Now, since we all don’t have the luxury of pulling a Gwyenth Paltrow and building a wood-burning pizza oven in our backyard, the rest of us have to get creative – and resourceful. My absolute fave method for preparing pizza at home is outdoors, as nature intended, on a hot grill. It’s fast, messy and festive, and produces a crispy, superior crust in a flash. Sadly, being an apartment dweller creates an added obstacle in my pizza-making-experimentation. I’m sadly grill-free chez Menu.

Moreover, my kitchen is quite free of any form of ventilation. Anytime I turn the oven on over 400 degrees results in a low level of smoke and a high level of noise from my too-sensitive-but-fully-operational smoke alarms. (Side note: do I really need four smoke alarms in a less-than-900-square-feet apartment?) When performing your own, personal pizza-making research, the first thing that professional pizza-makers will drill in your brain is that you must, must, must crank your oven up to the highest degree possible. And use a pizza stone. After borrowing Mother Menu’s pizza stone for a test run, my beloved smoke alarms had a fit. Apparently, the oils absorbed by the stone do not interact well with my particular brand of kitchen.

I thought I might be on to something when I came upon another category of pizza recipes that call for using the broiler. But my lovely apartment, always conspiring against my pizza consumption, got in the way again with its awkward drawer-style broiler that won’t fit a sizable pan in it.

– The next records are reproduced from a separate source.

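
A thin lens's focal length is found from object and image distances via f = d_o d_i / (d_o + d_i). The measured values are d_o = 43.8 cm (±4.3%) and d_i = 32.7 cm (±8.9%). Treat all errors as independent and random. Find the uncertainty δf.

1.01 cm

∂f/∂d_o = (d_i/(d_o+d_i))² = 0.183;  ∂f/∂d_i = (d_o/(d_o+d_i))² = 0.328
δf = √((∂f/∂d_o · δd_o)² + (∂f/∂d_i · δd_i)²) = √(0.118 + 0.910) = 1.01 cm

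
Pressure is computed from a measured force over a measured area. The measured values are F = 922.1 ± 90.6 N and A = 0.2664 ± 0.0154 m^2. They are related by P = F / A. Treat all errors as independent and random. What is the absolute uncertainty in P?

395 Pa

Relative error in a monomial: (δP/P)² = Σ (nᵢ · δxᵢ/xᵢ)².
  (1·δF/F)² = (1×0.0983)² = 0.00965;  (-1·δA/A)² = (-1×0.0578)² = 0.00334
δP/P = √(0.0130) = 0.114
P = 3461 Pa, so δP = 0.114 × 3461 = 395 Pa.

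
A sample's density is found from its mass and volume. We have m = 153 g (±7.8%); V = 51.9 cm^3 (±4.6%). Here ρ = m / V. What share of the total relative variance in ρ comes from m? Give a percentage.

74.2%

(δρ/ρ)² = (1·δm/m)² + (-1·δV/V)²
  m term: (1×0.0780)² = 0.00608
  V term: (-1×0.0460)² = 0.00212
Total = 0.00820. Share from m = 0.00608/0.00820 = 0.742.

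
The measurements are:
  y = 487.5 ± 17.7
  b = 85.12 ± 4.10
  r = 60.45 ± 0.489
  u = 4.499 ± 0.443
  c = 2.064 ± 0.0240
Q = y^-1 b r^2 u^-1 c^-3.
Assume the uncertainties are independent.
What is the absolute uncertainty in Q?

Each factor contributes (exponent × relative error)² to (δQ/Q)²:
  (-1·δy/y)² = (-1×0.0363)² = 0.00132;  (1·δb/b)² = (1×0.0482)² = 0.00232;  (2·δr/r)² = (2×0.00809)² = 0.000262;  (-1·δu/u)² = (-1×0.0985)² = 0.00970;  (-3·δc/c)² = (-3×0.0116)² = 0.00122
δQ/Q = √(0.0148) = 0.122
Q = 16.13, so δQ = 0.122 × 16.13 = 1.96.

1.96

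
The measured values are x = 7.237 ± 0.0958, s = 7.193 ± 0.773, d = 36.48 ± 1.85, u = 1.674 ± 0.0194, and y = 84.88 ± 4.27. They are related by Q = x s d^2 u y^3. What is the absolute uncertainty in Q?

Products/powers → add relative errors in quadrature, weighted by exponent:
  (1·δx/x)² = (1×0.0132)² = 0.000175;  (1·δs/s)² = (1×0.107)² = 0.0115;  (2·δd/d)² = (2×0.0507)² = 0.0103;  (1·δu/u)² = (1×0.0116)² = 0.000134;  (3·δy/y)² = (3×0.0503)² = 0.0228
δQ/Q = √(0.0449) = 0.212
Q = 7.092e+10, so δQ = 0.212 × 7.092e+10 = 1.5e+10.

1.5e+10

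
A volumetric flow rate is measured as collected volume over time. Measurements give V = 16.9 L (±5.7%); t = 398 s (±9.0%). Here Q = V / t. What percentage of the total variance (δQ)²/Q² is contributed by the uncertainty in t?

71.4%

(δQ/Q)² = (1·δV/V)² + (-1·δt/t)²
  V term: (1×0.0570)² = 0.00325
  t term: (-1×0.0900)² = 0.00810
Total = 0.0113. Share from t = 0.00810/0.0113 = 0.714.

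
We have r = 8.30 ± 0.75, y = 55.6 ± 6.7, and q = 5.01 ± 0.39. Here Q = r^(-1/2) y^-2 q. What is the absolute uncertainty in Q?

0.000145

Since Q is a product/quotient, work with relative uncertainties:
  (−½·δr/r)² = (-0.5×0.0904)² = 0.00204;  (-2·δy/y)² = (-2×0.121)² = 0.0581;  (1·δq/q)² = (1×0.0778)² = 0.00606
δQ/Q = √(0.0662) = 0.257
Q = 0.000563, so δQ = 0.257 × 0.000563 = 0.000145.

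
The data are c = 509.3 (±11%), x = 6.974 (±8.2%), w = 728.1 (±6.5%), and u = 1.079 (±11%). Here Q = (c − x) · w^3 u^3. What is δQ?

Let h = c − x = 502.3. δh = √(δc² + δx²) = √(3140 + 0.327) = 56.0, so δh/h = 0.112.
Q is then a monomial in h, w, u:
δQ/Q = √((δh/h)² + (3·δw/w)² + (3·δu/u)²) = √(0.0124 + 0.0380 + 0.109) = 0.399
Q = 2.436e+11, so δQ = 0.399 × 2.436e+11 = 9.72e+10.

9.72e+10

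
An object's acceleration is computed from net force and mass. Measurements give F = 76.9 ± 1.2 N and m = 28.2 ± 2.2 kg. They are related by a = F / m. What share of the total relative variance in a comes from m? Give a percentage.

96.2%

(δa/a)² = (1·δF/F)² + (-1·δm/m)²
  F term: (1×0.0156)² = 0.000244
  m term: (-1×0.0780)² = 0.00609
Total = 0.00633. Share from m = 0.00609/0.00633 = 0.962.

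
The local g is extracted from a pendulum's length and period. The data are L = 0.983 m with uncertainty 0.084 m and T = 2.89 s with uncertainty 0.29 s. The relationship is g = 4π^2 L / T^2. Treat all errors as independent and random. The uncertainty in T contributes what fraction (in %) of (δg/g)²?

(δg/g)² = (1·δL/L)² + (-2·δT/T)²
  L term: (1×0.0855)² = 0.00730
  T term: (-2×0.100)² = 0.0403
Total = 0.0476. Share from T = 0.0403/0.0476 = 0.847.

84.7%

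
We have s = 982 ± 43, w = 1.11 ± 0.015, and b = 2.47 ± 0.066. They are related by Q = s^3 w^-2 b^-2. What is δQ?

1.82e+07

Q is a product of powers, so relative uncertainties combine in quadrature:
  (3·δs/s)² = (3×0.0438)² = 0.0173;  (-2·δw/w)² = (-2×0.0135)² = 0.000730;  (-2·δb/b)² = (-2×0.0267)² = 0.00286
δQ/Q = √(0.0208) = 0.144
Q = 1.26e+08, so δQ = 0.144 × 1.26e+08 = 1.82e+07.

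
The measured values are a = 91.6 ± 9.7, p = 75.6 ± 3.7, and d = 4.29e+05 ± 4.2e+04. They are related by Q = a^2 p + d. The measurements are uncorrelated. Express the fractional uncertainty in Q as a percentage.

13.6%

Let w = a^2·p = 6.34e+05. δw/w = √((2·δa/a)² + (1·δp/p)²) = √(0.0449 + 0.00240) = 0.217, so δw = 1.38e+05.
Q = w + d: δQ = √(δw² + δd²) = √(1.9e+10 + 1.76e+09) = 1.44e+05
Q = 1.06e+06, so δQ/Q = 1.44e+05/1.06e+06 = 0.136.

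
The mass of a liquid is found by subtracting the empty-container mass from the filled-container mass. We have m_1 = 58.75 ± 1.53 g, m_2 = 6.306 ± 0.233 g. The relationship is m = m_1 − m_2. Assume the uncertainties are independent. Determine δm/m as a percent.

Sums and differences: (δm)² = Σ (cᵢ δxᵢ)².
  (δm_1)² = 2.34;  (δm_2)² = 0.0543
δm = √(2.40) = 1.55 g
m = 52.44 g, so δm/m = 1.55/52.44 = 0.0295.

2.95%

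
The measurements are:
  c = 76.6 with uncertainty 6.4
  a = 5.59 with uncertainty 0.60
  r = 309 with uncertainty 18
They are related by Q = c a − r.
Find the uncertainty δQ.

61.0

Let p = c·a = 428. δp/p = √((1·δc/c)² + (1·δa/a)²) = √(0.00698 + 0.0115) = 0.136, so δp = 58.2.
Q = p − r: δQ = √(δp² + δr²) = √(3390 + 324) = 61.0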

So here’s the method I developed. I won’t say it’s the most perfect in the world – but it’s the most perfect method for my imperfect, but loveable, little apartment kitchen. It’s inspired by countless recipes I scoured from the Web – but since none fit my kitchen’s peculiarities, I tweaked and adapted and am pretty darn happy with the results.  And since I figure I just can’t be alone in my pizza-making-predicament, I thought I’d share the fruits of my laborious research.  Here’s what to do.

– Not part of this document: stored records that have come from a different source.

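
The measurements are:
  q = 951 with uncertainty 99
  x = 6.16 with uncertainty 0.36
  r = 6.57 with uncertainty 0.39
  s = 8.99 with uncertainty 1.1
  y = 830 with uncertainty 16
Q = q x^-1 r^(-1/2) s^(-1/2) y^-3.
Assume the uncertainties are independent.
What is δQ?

Each factor contributes (exponent × relative error)² to (δQ/Q)²:
  (1·δq/q)² = (1×0.104)² = 0.0108;  (-1·δx/x)² = (-1×0.0584)² = 0.00342;  (−½·δr/r)² = (-0.5×0.0594)² = 0.000881;  (−½·δs/s)² = (-0.5×0.122)² = 0.00374;  (-3·δy/y)² = (-3×0.0193)² = 0.00334
δQ/Q = √(0.0222) = 0.149
Q = 3.51e-08, so δQ = 0.149 × 3.51e-08 = 5.24e-09.

5.24e-09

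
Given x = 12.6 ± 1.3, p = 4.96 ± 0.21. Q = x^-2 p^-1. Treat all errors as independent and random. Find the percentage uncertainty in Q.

21.1%

Products/powers → add relative errors in quadrature, weighted by exponent:
  (-2·δx/x)² = (-2×0.103)² = 0.0426;  (-1·δp/p)² = (-1×0.0423)² = 0.00179
δQ/Q = √(0.0444) = 0.211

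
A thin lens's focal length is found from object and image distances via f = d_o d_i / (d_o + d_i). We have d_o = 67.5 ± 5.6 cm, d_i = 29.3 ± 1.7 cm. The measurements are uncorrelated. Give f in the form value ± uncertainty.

20.4 ± 0.973 cm

∂f/∂d_o = (d_i/(d_o+d_i))² = 0.0916;  ∂f/∂d_i = (d_o/(d_o+d_i))² = 0.486
δf = √((∂f/∂d_o · δd_o)² + (∂f/∂d_i · δd_i)²) = √(0.263 + 0.683) = 0.973 cm
f = 20.4 cm.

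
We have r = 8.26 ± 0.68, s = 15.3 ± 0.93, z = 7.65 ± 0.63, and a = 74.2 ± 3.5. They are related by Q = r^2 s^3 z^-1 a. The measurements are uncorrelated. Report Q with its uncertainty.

(2.37 ± 0.624) × 10^6

Each factor contributes (exponent × relative error)² to (δQ/Q)²:
  (2·δr/r)² = (2×0.0823)² = 0.0271;  (3·δs/s)² = (3×0.0608)² = 0.0333;  (-1·δz/z)² = (-1×0.0824)² = 0.00678;  (1·δa/a)² = (1×0.0472)² = 0.00222
δQ/Q = √(0.0694) = 0.263
Q = 2.37e+06, so δQ = 0.263 × 2.37e+06 = 6.24e+05.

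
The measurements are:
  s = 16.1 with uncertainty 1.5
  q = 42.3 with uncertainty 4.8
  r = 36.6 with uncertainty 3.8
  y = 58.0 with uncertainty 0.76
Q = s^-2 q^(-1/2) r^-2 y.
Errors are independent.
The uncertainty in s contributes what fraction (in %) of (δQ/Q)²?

42.7%

(δQ/Q)² = (-2·δs/s)² + (−½·δq/q)² + (-2·δr/r)² + (1·δy/y)²
  s term: (-2×0.0932)² = 0.0347
  q term: (-0.5×0.113)² = 0.00322
  r term: (-2×0.104)² = 0.0431
  y term: (1×0.0131)² = 0.000172
Total = 0.0812. Share from s = 0.0347/0.0812 = 0.427.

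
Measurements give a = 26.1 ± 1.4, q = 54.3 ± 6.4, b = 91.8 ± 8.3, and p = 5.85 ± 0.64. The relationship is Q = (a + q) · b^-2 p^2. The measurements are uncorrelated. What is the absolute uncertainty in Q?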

1. Make or buy your dough. I’ve convinced that the dough I purchased through local Richmond company Pizza Tonight is near perfect. I love it. You know how, when you order pizza from a takeout place, everyone fights over the piece of pie that has a huge, charred bubble of doughy goodness on the outer crust? Well, every pie I’ve made with Pizza Tonight dough has resulted in multiple bubbles. More on Pizza Tonight later. If you’re set on making your own dough, I’d recommend this recipe from the Washington Post.

2. Pick a day when you’re experiencing neither blizzard nor heat wave in your community. Open as many doors as possible and turn on all the fans in the house. (Fortunately, to accompany my four smoke alarms, my landlord thoughtfully provided four ceiling fans.) Voila, make-your-own ventilation!

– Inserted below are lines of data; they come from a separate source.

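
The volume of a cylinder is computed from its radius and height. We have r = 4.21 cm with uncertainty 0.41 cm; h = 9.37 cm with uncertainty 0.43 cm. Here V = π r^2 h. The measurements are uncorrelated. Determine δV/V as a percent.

20.0%

Each factor contributes (exponent × relative error)² to (δV/V)²:
  (2·δr/r)² = (2×0.0974)² = 0.0379;  (1·δh/h)² = (1×0.0459)² = 0.00211
δV/V = √(0.0400) = 0.200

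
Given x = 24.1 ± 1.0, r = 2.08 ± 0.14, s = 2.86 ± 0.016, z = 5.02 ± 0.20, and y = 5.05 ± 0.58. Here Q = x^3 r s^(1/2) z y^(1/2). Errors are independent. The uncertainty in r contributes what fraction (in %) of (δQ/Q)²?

18.2%

(δQ/Q)² = (3·δx/x)² + (1·δr/r)² + (½·δs/s)² + (1·δz/z)² + (½·δy/y)²
  x term: (3×0.0415)² = 0.0155
  r term: (1×0.0673)² = 0.00453
  s term: (0.5×0.00559)² = 7.82e-06
  z term: (1×0.0398)² = 0.00159
  y term: (0.5×0.115)² = 0.00330
Total = 0.0249. Share from r = 0.00453/0.0249 = 0.182.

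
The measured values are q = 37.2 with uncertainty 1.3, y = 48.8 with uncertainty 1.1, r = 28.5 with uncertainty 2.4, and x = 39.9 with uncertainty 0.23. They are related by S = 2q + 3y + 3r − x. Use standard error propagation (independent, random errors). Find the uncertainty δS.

8.34

Absolute uncertainties add in quadrature for a linear combination:
  (2·δq)² = 6.76;  (3·δy)² = 10.9;  (3·δr)² = 51.8;  (δx)² = 0.0529
δS = √(69.5) = 8.34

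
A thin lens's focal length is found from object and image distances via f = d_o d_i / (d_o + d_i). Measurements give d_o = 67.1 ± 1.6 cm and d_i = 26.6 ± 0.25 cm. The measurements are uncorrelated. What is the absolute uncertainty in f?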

3. Adjust an oven rack to the very lowest setting, closest to the base heating source. Crank up the oven to (gasp) 425 degrees, giving it a good 20-30 minutes to make sure it’s good and hot. (Of course, if you’re in a kitchen with proper ventilation, feel free to preheat to 500 degrees – you’ll likely get better, and slightly quicker, results.)

4. Heat a well seasoned cast iron skillet on the stove top over medium-high heat.

5. While the oven and pan preheat, prepare your dough. Dough should already be at room temperature. If you’re working with a damp dough, cover the ball lightly in flour before holding it in one hand and allowing gravity to do its work, letting the dough “hang”  down, using the other hand to stretch the dough into a rough circle that’s quite thin in the middle without reaching the fully-transparent stage, and no bigger in diameter than your cast iron skillet. Pizza Tonight offers an excellent tutorial on this very subject.

6. Prepare the toppings. My latest favorite combination is fully inspired by Pizza Tonight which, in addition to selling kits of dough and sauce, also sells fresh-from-the-oven baked pies on-site at local farmers markets. I sampled a slice of their Fig & Pig creation and was hooked: fresh figs, prosciutto and Gorgonzola cheese. Yum. For my version, I opted for a combination of pesto, dried figs, fresh mozzarella and prosciutto, layered in that order and using just the thinnest layer of pesto.

7. Nestle the dough carefully in the cast iron skillet and add toppings.

8. Bake for about 8 minutes.

On my first try, I over-baked in hopes that the top crust would magically char. But without an upper heat source (i.e., from a broiler), that’s just not going to happen, so don’t make my mistake. Taking the pizza out after 8 minutes yielded a pizza that was the perfect mixture of crispy and chewy – and thanks to the skillet I still enjoyed some of those tasty char marks on the bottom of the pizza.

So that’s my journey. My greatest discovery? Every pizza is as unique as the kitchen that produces it. So, unless I stay in this particular apartment for life, I’m looking forward to more pizza discoveries in newer and greater kitchens in the future!